Note: The Forbes article is behind a paywall, but Forbes allows a certain number of free articles to non-subscribers.

Article

These discussion questions assume that students have read the 2022 article “The Leading Edge: What Inuit Can Teach Us About Climate Monitoring And Adaptation” in Forbes Magazine.

Discussion Questions

“That’s anecdotal. We need data to believe you.”

  • What’s the difference between anecdotal evidence and data?
  • What are the advantages of requiring decisions to be made with data instead of anecdote? What are the drawbacks?
  • Do you agree that “talking to other hunters and elders” can be considered “a kind of peer review system?” Do you agree that Indigenous knowledge has always had a kind of data behind it? What are the advantages of Indigenous knowledge over the kinds of knowledge that academics consider “data driven”? What are the advantages of the academic type of data?
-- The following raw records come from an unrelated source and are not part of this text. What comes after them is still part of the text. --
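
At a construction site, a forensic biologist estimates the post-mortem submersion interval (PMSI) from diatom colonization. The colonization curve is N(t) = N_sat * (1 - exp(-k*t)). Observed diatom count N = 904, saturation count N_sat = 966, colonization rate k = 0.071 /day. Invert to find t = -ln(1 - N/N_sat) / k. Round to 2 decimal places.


PMSI from diatom colonization curve:
N / N_sat = 904 / 966 = 0.935818
1 - N/N_sat = 0.064182
ln(1 - N/N_sat) = -2.746032
t = -ln(1 - N/N_sat) / k = -(-2.746032) / 0.071 = 38.68 days

38.68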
Indigenous knowledge and science

  • Can you envision a scenario in which Indigenous knowledge gets the answer to a question right, while the academic approach gets it wrong? Can you imagine a scenario in which the opposite happens?

Consider knowledge-making as a process by which we increase our degree of confidence about certain claims (NOT as a yes/no proposition in which we either know something or we don’t.)

  • If knowledge-making is about increasing degrees of confidence, how could Indigenous knowledge and academic approaches work in harmony with one another?